Subclinical depressive symptoms during late midlife and structural brain alterations: A longitudinal study of Danish men born in 1953
Research output: Contribution to journal › Journal article › Research › peer-review
We explored whether depressive symptoms measured three times during midlife were associated with structural brain alterations quantified using magnetic resonance imaging measurements of volume, cortical thickness, and intensity texture. In 192 men born in 1953 with depressive symptoms measured at age 51, 56, and 59 years, magnetic resonance imaging was performed at age 59. All data processing was performed using the Freesurfer software package except for the texture‐scores that were computed using in‐house software. Structural brain alterations and associations between depressive symptoms and brain structure outcomes were tested using Pearson's correlation, t test, and linear regression.
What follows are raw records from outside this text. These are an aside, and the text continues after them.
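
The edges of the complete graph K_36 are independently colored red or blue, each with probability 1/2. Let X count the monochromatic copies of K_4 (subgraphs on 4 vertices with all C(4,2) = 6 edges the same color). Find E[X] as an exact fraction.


Let X = Σ_S X_S over the C(36, 4) = 58905 subsets S of size 4, where X_S = 1 if the K_4 on S is monochromatic.
For a fixed S, the K_4 on S has C(4, 2) = 6 edges. P[all 6 edges red] = (1/2)^6, and likewise for blue, so P[monochromatic] = 2·(1/2)^6 = 2^{1 − 6} = 1/32.
Summing: E[X] = C(36, 4) · 2^{1 − 6} = 58905 · 1/32 = 58905/32.
Numerically: E[X] ≈ 1840.78125.

E[X] = C(36,4)·2^(1−C(4,2)) = 58905/32 ≈ 1840.78125.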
Depressive symptoms at age 51 showed clear inverse correlations with total gray matter, pallidum, and hippocampal volume with the strongest estimate for hippocampal volume (r = −.22, p < .01). After exclusion of men (n = 3) with scores in the range of clinical depression the inverse correlation between depressive symptoms and hippocampal volume became insignificant (r = −13, p = .08). Depressive symptoms at age 59 correlated positively with hippocampal and amygdala texture‐potential early markers of atrophy. Inverse relations with total gray matter and pallidum volumes lost significance when the analysis was adjusted for intracranial volume. In men, depressive symptoms at age 51 were associated with a reduced volume of the hippocampus at age 59 independent of later symptoms. Amygdala and hippocampal textures might be the early markers for brain alterations associated with depression in midlife.